Der Politikwissenschaftler Thorsten Thiel im Interview zum Thema Fake News

Thorsten Thiel, Politikwissenschaftler; Foto: Lecher

Der Politikwissenschaftler Thorsten Thiel über die Debatte um Fake News, die Folgen für die kommenden Wahlen und die politische Kultur im digitalen Strukturwandel.

UniReport: Herr Thiel, „Fake News“ wurde zum Anglizismus des Jahres gekürt, „postfaktisch“ zum Wort des Jahres erklärt. Handelt es sich hier wirklich um ein neues Phänomen?

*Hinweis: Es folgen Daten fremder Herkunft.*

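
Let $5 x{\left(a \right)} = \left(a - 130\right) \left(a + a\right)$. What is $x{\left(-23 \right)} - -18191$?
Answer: $\frac{97993}{5} \approx 19599.0$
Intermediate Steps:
$x{\left(a \right)} = \frac{2 a \left(-130 + a\right)}{5}$ ($x{\left(a \right)} = \frac{\left(a - 130\right) \left(a + a\right)}{5} = \frac{\left(-130 + a\right) 2 a}{5} = \frac{2 a \left(-130 + a\right)}{5}$)
$x{\left(-23 \right)} - -18191 = \frac{2}{5} \left(-23\right) \left(-130 - 23\right) - -18191 = \frac{2}{5} \left(-23\right) \left(-153\right) + 18191 = \frac{7038}{5} + 18191 = \frac{97993}{5}$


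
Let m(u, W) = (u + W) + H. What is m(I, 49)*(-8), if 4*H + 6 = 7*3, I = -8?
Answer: -358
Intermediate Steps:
H = 15/4 (H = -3/2 + (7*3)/4 = -3/2 + (1/4)*21 = -3/2 + 21/4 = 15/4 ≈ 3.7500)
m(u, W) = 15/4 + W + u (m(u, W) = (u + W) + 15/4 = (W + u) + 15/4 = 15/4 + W + u)
m(I, 49)*(-8) = (15/4 + 49 - 8)*(-8) = (179/4)*(-8) = -358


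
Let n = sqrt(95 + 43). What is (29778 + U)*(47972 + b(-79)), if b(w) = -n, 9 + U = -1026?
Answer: 1378859196 - 28743*sqrt(138) ≈ 1.3785e+9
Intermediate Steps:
U = -1035 (U = -9 - 1026 = -1035)
n = sqrt(138) ≈ 11.747
b(w) = -sqrt(138)
(29778 + U)*(47972 + b(-79)) = (29778 - 1035)*(47972 - sqrt(138)) = 28743*(47972 - sqrt(138)) = 1378859196 - 28743*sqrt(138)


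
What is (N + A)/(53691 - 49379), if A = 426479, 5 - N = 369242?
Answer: 28621/2156 ≈ 13.275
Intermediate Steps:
N = -369237 (N = 5 - 1*369242 = 5 - 369242 = -369237)
(N + A)/(53691 - 49379) = (-369237 + 426479)/(53691 - 49379) = 57242/4312 = 57242*(1/4312) = 28621/2156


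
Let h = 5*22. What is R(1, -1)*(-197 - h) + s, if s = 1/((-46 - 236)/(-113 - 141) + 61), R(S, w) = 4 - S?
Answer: -7264721/7888 ≈ -920.98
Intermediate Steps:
h = 110
s = 127/7888 (s = 1/(-282/(-254) + 61) = 1/(-282*(-1/254) + 61) = 1/(141/127 + 61) = 1/(7888/127) = 127/7888 ≈ 0.016100)
R(1, -1)*(-197 - h) + s = (4 - 1*1)*(-197 - 1*110) + 127/7888 = (4 - 1)*(-197 - 110) + 127/7888 = 3*(-307) + 127/7888 = -921 + 127/7888 = -7264721/7888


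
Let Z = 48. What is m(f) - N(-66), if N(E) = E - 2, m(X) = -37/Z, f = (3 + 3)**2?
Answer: 3227/48 ≈ 67.229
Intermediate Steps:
f = 36 (f = 6**2 = 36)
m(X) = -37/48
N(E) = -2 + E
m(f) - N(-66) = -37/48 - (-2 - 66) = -37/48 - 1*(-68) = -37/48 + 68 = 3227/48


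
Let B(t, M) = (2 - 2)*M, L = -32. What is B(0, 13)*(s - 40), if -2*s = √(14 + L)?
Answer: 0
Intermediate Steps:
s = -3*I*√2/2 (s = -√(14 - 32)/2 = -3*I*√2/2 ≈ -2.1213*I)
B(t, M) = 0 (B(t, M) = 0*M = 0)
B(0, 13)*(s - 40) = 0*(-3*I*√2/2 - 40) = 0*(-40 - 3*I*√2/2) = 0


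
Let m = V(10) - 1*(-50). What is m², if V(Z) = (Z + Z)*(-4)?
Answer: 900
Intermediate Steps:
V(Z) = -8*Z (V(Z) = (2*Z)*(-4) = -8*Z)
m = -30 (m = -8*10 - 1*(-50) = -80 + 50 = -30)
m² = (-30)² = 900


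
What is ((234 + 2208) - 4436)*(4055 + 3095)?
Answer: -14257100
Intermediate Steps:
((234 + 2208) - 4436)*(4055 + 3095) = (2442 - 4436)*7150 = -1994*7150 = -14257100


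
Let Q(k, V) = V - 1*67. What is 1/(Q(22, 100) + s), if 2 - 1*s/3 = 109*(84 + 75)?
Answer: -1/51954 ≈ -1.9248e-5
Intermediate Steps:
Q(k, V) = -67 + V (Q(k, V) = V - 67 = -67 + V)
s = -51987 (s = 6 - 327*(84 + 75) = 6 - 327*159 = 6 - 3*17331 = 6 - 51993 = -51987)
1/(Q(22, 100) + s) = 1/((-67 + 100) - 51987) = 1/(33 - 51987) = 1/(-51954) = -1/51954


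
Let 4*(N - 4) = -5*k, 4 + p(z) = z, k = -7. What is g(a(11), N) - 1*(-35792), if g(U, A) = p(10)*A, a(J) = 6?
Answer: 71737/2 ≈ 35869.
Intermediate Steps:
p(z) = -4 + z
N = 51/4 (N = 4 + (-5*(-7))/4 = 4 + (¼)*35 = 4 + 35/4 = 51/4 ≈ 12.750)
g(U, A) = 6*A (g(U, A) = (-4 + 10)*A = 6*A)
g(a(11), N) - 1*(-35792) = 6*(51/4) - 1*(-35792) = 153/2 + 35792 = 71737/2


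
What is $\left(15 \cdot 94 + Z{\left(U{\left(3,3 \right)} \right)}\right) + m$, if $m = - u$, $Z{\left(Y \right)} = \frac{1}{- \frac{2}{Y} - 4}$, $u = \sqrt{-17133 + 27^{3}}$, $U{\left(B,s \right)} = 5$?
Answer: $\frac{31015}{22} - 5 \sqrt{102} \approx 1359.3$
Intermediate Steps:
$u = 5 \sqrt{102}$ ($u = \sqrt{-17133 + 19683} = \sqrt{2550} = 5 \sqrt{102} \approx 50.497$)
$Z{\left(Y \right)} = \frac{1}{-4 - \frac{2}{Y}}$
$m = - 5 \sqrt{102} \approx -50.497$
$\left(15 \cdot 94 + Z{\left(U{\left(3,3 \right)} \right)}\right) + m = \left(15 \cdot 94 - \frac{5}{2 + 4 \cdot 5}\right) - 5 \sqrt{102} = \left(1410 - \frac{5}{2 + 20}\right) - 5 \sqrt{102} = \left(1410 - \frac{5}{22}\right) - 5 \sqrt{102} = \frac{31015}{22} - 5 \sqrt{102}$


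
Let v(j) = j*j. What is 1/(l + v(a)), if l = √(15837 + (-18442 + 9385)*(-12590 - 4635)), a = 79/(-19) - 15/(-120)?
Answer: -8681766976/83283946951778831 + 533794816*√156022662/83283946951778831 ≈ 7.9954e-5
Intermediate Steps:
a = -613/152 (a = 79*(-1/19) - 15*(-1/120) = -79/19 + ⅛ = -613/152 ≈ -4.0329)
v(j) = j²
l = √156022662 (l = √(15837 - 9057*(-17225)) = √(15837 + 156006825) = √156022662 ≈ 12491.)
1/(l + v(a)) = 1/(√156022662 + (-613/152)²) = 1/(√156022662 + 375769/23104) = 1/(375769/23104 + √156022662)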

Thorsten Thiel: Ich bin skeptisch und denke, dass die Debatte um die Neuheit des Problems eher ablenkt von allgemeinen Veränderungen in unserer Kommunikations- und Informationsinfrastruktur. Fake News in einem engen Sinne – als erfundene Nachrichten, die sich durch soziale Medien rasant und unkorrigiert verbreiten – stellen nach meiner Einschätzung ein Nischenphänomen dar. Die Debatte gewinnt ihre Dynamik dadurch, dass das Thema Fake News oft vermischt wird mit anderen Aspekten des digitalen Strukturwandels: etwa der zunehmenden Polarisierung gesellschaftlicher Diskurse (Filterblasen), der Verrohung öffentlicher Kommunikation (Hate Speech) oder der Debatte um automatisierte Kommunikation (social bots). Der zeitdiagnostische Zungenschlang und ein allgemeiner Technikskeptizismus führen dann in einen überhitzten Diskurs, der sich in meinen Augen an einer Banalität festhält, wenn er so tut, als gelte es, Faktizität selbst zu verteidigen.

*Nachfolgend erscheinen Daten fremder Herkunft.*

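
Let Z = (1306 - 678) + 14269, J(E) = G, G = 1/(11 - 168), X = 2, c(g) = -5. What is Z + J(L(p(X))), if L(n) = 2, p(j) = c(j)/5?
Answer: 2338828/157 ≈ 14897.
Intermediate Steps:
p(j) = -1 (p(j) = -5/5 = -5*⅕ = -1)
G = -1/157 (G = 1/(-157) = -1/157 ≈ -0.0063694)
J(E) = -1/157
Z = 14897 (Z = 628 + 14269 = 14897)
Z + J(L(p(X))) = 14897 - 1/157 = 2338828/157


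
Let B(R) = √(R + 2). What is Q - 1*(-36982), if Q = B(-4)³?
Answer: 36982 - 2*I*√2 ≈ 36982.0 - 2.8284*I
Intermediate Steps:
B(R) = √(2 + R)
Q = -2*I*√2 (Q = (√(2 - 4))³ = (√(-2))³ = (I*√2)³ = -2*I*√2 ≈ -2.8284*I)
Q - 1*(-36982) = -2*I*√2 - 1*(-36982) = -2*I*√2 + 36982 = 36982 - 2*I*√2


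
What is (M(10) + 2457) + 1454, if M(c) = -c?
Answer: 3901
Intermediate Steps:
(M(10) + 2457) + 1454 = (-1*10 + 2457) + 1454 = (-10 + 2457) + 1454 = 2447 + 1454 = 3901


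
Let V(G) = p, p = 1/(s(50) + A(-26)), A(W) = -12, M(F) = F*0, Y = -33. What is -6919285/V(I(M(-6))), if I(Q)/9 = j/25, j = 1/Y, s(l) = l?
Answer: -262932830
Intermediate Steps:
M(F) = 0
j = -1/33 (j = 1/(-33) = -1/33 ≈ -0.030303)
I(Q) = -3/275 (I(Q) = 9*(-1/33/25) = 9*(-1/33*1/25) = 9*(-1/825) = -3/275)
p = 1/38 (p = 1/(50 - 12) = 1/38 ≈ 0.026316)
V(G) = 1/38
-6919285/V(I(M(-6))) = -6919285/1/38 = -6919285*38 = -262932830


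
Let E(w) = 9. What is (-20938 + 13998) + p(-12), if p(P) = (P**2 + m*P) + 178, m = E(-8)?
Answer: -6726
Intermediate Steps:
m = 9
p(P) = 178 + P**2 + 9*P (p(P) = (P**2 + 9*P) + 178 = 178 + P**2 + 9*P)
(-20938 + 13998) + p(-12) = (-20938 + 13998) + (178 + (-12)**2 + 9*(-12)) = -6940 + (178 + 144 - 108) = -6940 + 214 = -6726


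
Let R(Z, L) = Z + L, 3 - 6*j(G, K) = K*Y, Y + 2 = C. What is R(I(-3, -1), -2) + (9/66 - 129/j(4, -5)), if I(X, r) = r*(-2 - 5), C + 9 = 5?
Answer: 2231/66 ≈ 33.803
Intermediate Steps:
C = -4 (C = -9 + 5 = -4)
Y = -6 (Y = -2 - 4 = -6)
j(G, K) = 1/2 + K (j(G, K) = 1/2 - K*(-6)/6 = 1/2 - (-1)*K = 1/2 + K)
I(X, r) = -7*r (I(X, r) = r*(-7) = -7*r)
R(Z, L) = L + Z
R(I(-3, -1), -2) + (9/66 - 129/j(4, -5)) = (-2 - 7*(-1)) + (9/66 - 129/(1/2 - 5)) = (-2 + 7) + (9*(1/66) - 129/(-9/2)) = 5 + (3/22 - 129*(-2/9)) = 5 + (3/22 + 86/3) = 5 + 1901/66 = 2231/66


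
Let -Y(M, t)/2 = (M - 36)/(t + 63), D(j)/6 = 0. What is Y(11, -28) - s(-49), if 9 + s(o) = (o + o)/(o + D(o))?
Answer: 59/7 ≈ 8.4286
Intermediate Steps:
D(j) = 0 (D(j) = 6*0 = 0)
Y(M, t) = -2*(-36 + M)/(63 + t) (Y(M, t) = -2*(M - 36)/(t + 63) = -2*(-36 + M)/(63 + t))
s(o) = -7 (s(o) = -9 + (o + o)/(o + 0) = -9 + (2*o)/o = -9 + 2 = -7)
Y(11, -28) - s(-49) = 2*(36 - 1*11)/(63 - 28) - 1*(-7) = 2*(36 - 11)/35 + 7 = 2*(1/35)*25 + 7 = 10/7 + 7 = 59/7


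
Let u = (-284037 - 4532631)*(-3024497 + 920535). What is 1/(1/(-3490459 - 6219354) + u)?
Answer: 9709813/98400084244797338807 ≈ 9.8677e-14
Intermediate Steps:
u = 10134086438616 (u = -4816668*(-2103962) = 10134086438616)
1/(1/(-3490459 - 6219354) + u) = 1/(1/(-3490459 - 6219354) + 10134086438616) = 1/(1/(-9709813) + 10134086438616) = 1/(-1/9709813 + 10134086438616) = 1/(98400084244797338807/9709813) = 9709813/98400084244797338807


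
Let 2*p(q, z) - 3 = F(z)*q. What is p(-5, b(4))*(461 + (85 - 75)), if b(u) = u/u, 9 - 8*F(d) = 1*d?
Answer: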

Trotzdem: Facebook hat angekündigt, stärker gegen Fake News vorzugehen und öffentlich-rechtliche Rundfunkanstalten etablieren eigene Teams, um Falschmeldungen nachzuspüren. Was halten Sie grundsätzlich von solchen Bemühungen? Ist sowas machbar, wo liegen die Grenzen?

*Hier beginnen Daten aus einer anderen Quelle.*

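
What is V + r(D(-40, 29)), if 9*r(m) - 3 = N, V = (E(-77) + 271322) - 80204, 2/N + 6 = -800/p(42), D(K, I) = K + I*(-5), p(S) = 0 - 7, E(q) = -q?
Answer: 652167289/3411 ≈ 1.9120e+5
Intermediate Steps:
p(S) = -7
D(K, I) = K - 5*I
N = 7/379 (N = 2/(-6 - 800/(-7)) = 2/(-6 - 800*(-⅐)) = 2/(-6 + 800/7) = 2/(758/7) = 2*(7/758) = 7/379 ≈ 0.018470)
V = 191195 (V = (-1*(-77) + 271322) - 80204 = (77 + 271322) - 80204 = 271399 - 80204 = 191195)
r(m) = 1144/3411 (r(m) = ⅓ + (⅑)*(7/379) = ⅓ + 7/3411 = 1144/3411)
V + r(D(-40, 29)) = 191195 + 1144/3411 = 652167289/3411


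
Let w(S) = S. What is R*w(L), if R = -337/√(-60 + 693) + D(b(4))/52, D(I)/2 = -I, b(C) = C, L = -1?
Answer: 2/13 + 337*√633/633 ≈ 13.548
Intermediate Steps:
D(I) = -2*I (D(I) = 2*(-I) = -2*I)
R = -2/13 - 337*√633/633 (R = -337/√(-60 + 693) - 2*4/52 = -337*√633/633 - 8*1/52 = -337*√633/633 - 2/13 = -2/13 - 337*√633/633 ≈ -13.548)
R*w(L) = (-2/13 - 337*√633/633)*(-1) = 2/13 + 337*√633/633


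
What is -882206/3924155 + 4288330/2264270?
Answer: 1483051903153/888534644185 ≈ 1.6691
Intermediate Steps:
-882206/3924155 + 4288330/2264270 = -882206*1/3924155 + 4288330*(1/2264270) = -882206/3924155 + 428833/226427 = 1483051903153/888534644185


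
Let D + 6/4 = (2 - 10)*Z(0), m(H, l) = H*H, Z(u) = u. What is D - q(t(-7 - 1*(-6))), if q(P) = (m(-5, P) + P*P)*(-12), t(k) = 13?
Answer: 4653/2 ≈ 2326.5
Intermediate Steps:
m(H, l) = H**2
q(P) = -300 - 12*P**2 (q(P) = ((-5)**2 + P*P)*(-12) = (25 + P**2)*(-12) = -300 - 12*P**2)
D = -3/2 (D = -3/2 + (2 - 10)*0 = -3/2 - 8*0 = -3/2 + 0 = -3/2 ≈ -1.5000)
D - q(t(-7 - 1*(-6))) = -3/2 - (-300 - 12*13**2) = -3/2 - (-300 - 12*169) = -3/2 - (-300 - 2028) = -3/2 - 1*(-2328) = -3/2 + 2328 = 4653/2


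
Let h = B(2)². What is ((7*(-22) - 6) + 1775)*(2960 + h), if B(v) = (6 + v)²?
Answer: 11395440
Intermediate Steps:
h = 4096 (h = ((6 + 2)²)² = (8²)² = 64² = 4096)
((7*(-22) - 6) + 1775)*(2960 + h) = ((7*(-22) - 6) + 1775)*(2960 + 4096) = ((-154 - 6) + 1775)*7056 = (-160 + 1775)*7056 = 1615*7056 = 11395440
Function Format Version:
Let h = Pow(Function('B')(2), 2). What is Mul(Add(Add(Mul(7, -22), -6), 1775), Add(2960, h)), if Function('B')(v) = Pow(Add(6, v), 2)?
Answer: 11395440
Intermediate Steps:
h = 4096 (h = Pow(Pow(Add(6, 2), 2), 2) = Pow(Pow(8, 2), 2) = Pow(64, 2) = 4096)
Mul(Add(Add(Mul(7, -22), -6), 1775), Add(2960, h)) = Mul(Add(Add(Mul(7, -22), -6), 1775), Add(2960, 4096)) = Mul(Add(Add(-154, -6), 1775), 7056) = Mul(Add(-160, 1775), 7056) = Mul(1615, 7056) = 11395440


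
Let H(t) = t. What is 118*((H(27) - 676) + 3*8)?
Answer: -73750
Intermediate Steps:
118*((H(27) - 676) + 3*8) = 118*((27 - 676) + 3*8) = 118*(-649 + 24) = 118*(-625) = -73750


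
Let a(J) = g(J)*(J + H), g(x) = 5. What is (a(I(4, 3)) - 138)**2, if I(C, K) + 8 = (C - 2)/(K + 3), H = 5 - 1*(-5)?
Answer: 143641/9 ≈ 15960.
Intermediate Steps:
H = 10 (H = 5 + 5 = 10)
I(C, K) = -8 + (-2 + C)/(3 + K) (I(C, K) = -8 + (C - 2)/(K + 3) = -8 + (-2 + C)/(3 + K))
a(J) = 50 + 5*J (a(J) = 5*(J + 10) = 5*(10 + J) = 50 + 5*J)
(a(I(4, 3)) - 138)**2 = ((50 + 5*((-26 + 4 - 8*3)/(3 + 3))) - 138)**2 = ((50 + 5*((-26 + 4 - 24)/6)) - 138)**2 = ((50 + 5*((1/6)*(-46))) - 138)**2 = ((50 + 5*(-23/3)) - 138)**2 = ((50 - 115/3) - 138)**2 = (35/3 - 138)**2 = (-379/3)**2 = 143641/9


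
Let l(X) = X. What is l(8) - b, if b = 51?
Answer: -43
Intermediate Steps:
l(8) - b = 8 - 1*51 = 8 - 51 = -43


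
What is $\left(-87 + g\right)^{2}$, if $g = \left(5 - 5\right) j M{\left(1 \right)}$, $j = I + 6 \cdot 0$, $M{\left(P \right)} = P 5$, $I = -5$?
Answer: $7569$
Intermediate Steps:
$M{\left(P \right)} = 5 P$
$j = -5$ ($j = -5 + 6 \cdot 0 = -5 + 0 = -5$)
$g = 0$ ($g = \left(5 - 5\right) \left(-5\right) 5 \cdot 1 = 0 \left(-5\right) 5 = 0 \cdot 5 = 0$)
$\left(-87 + g\right)^{2} = \left(-87 + 0\right)^{2} = \left(-87\right)^{2} = 7569$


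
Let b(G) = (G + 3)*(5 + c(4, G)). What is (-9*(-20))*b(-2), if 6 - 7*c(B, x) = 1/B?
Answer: 7335/7 ≈ 1047.9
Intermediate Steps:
c(B, x) = 6/7 - 1/(7*B)
b(G) = 489/28 + 163*G/28 (b(G) = (G + 3)*(5 + (1/7)*(-1 + 6*4)/4) = (3 + G)*(5 + (1/7)*(1/4)*(-1 + 24)) = (3 + G)*(5 + (1/7)*(1/4)*23) = (3 + G)*(5 + 23/28) = (3 + G)*(163/28) = 489/28 + 163*G/28)
(-9*(-20))*b(-2) = (-9*(-20))*(489/28 + (163/28)*(-2)) = 180*(489/28 - 163/14) = 180*(163/28) = 7335/7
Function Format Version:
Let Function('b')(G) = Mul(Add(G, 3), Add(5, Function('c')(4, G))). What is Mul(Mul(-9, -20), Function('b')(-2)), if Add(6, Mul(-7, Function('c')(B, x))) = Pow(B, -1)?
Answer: Rational(7335, 7) ≈ 1047.9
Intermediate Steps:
Function('c')(B, x) = Add(Rational(6, 7), Mul(Rational(-1, 7), Pow(B, -1)))
Function('b')(G) = Add(Rational(489, 28), Mul(Rational(163, 28), G)) (Function('b')(G) = Mul(Add(G, 3), Add(5, Mul(Rational(1, 7), Pow(4, -1), Add(-1, Mul(6, 4))))) = Mul(Add(3, G), Add(5, Mul(Rational(1, 7), Rational(1, 4), Add(-1, 24)))) = Mul(Add(3, G), Add(5, Mul(Rational(1, 7), Rational(1, 4), 23))) = Mul(Add(3, G), Add(5, Rational(23, 28))) = Mul(Add(3, G), Rational(163, 28)) = Add(Rational(489, 28), Mul(Rational(163, 28), G)))
Mul(Mul(-9, -20), Function('b')(-2)) = Mul(Mul(-9, -20), Add(Rational(489, 28), Mul(Rational(163, 28), -2))) = Mul(180, Add(Rational(489, 28), Rational(-163, 14))) = Mul(180, Rational(163, 28)) = Rational(7335, 7)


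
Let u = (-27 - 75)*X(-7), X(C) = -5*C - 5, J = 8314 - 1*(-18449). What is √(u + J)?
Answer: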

In technischer Hinsicht halte ich es für kein triviales, aber doch ein bewältigbares Problem, den Gegenstand von Aussagen zu erkennen und diese zu bewerten. Sicher ist so etwas nie frei von Fehlern, aber die Verfahren werden immer besser werden. Beispiele wie das automatisierte Erkennen von Bildern oder die Durchsetzung von Urheberrechtsansprüchen zeigen, dass Fortschritte in Erkennung und Bewertung schnell zu erwarten sind, wenn erst einmal Ressourcen in ein solches Projekt gesteckt werden. Nachrichten oder gar Meinungen sind aber natürlich trotzdem in vielerlei Hinsicht eine andere Materie. So ist nur schwer vorstellbar, dass sich algorithmisch mehr als eine rudimentäre Prüfung umsetzen lässt. Das investigative Arbeiten, welches nötig ist, um den Wahrheitsgehalt einer Geschichte zu prüfen, können Computer so nicht übernehmen. Was sie wohl prüfen können, ist, inwiefern als autoritativ eingeschätzte Quellen ähnliches berichten und dadurch gewissermaßen verifizieren. Wie schwierig es ist, über Fakten zu urteilen, lässt sich gut am Beispiel der Wikipedia erörtern. Deren Erfolg liegt im kollektiven Editionsprozess, der sich gegenüber klassischen Enzyklopädien mit ihrer professionalisierten Redaktionsstruktur gerade deshalb durchgesetzt hat, weil er sich als geeignet erwies, Nachprüfbarkeit zu etablieren, wo es um ein extrem breites und differenziertes Wissen geht. Und doch hat das auf Nachprüfbarkeit und Neutralität geeichte System gerade da seine Grenze, wo es um Politisches und Gesellschaftliches geht – wie sich an hochbrisanten Artikeln, etwa jenen zum Israel-Palästina- Konflikt, zeigt.

Sollten liberale Gesellschaften es aber überhaupt wollen, dass intermediäre Akteure wie Facebook oder Google diese Form der staatlichen Hoheit bei der Wahrheitsbewertung übernehmen?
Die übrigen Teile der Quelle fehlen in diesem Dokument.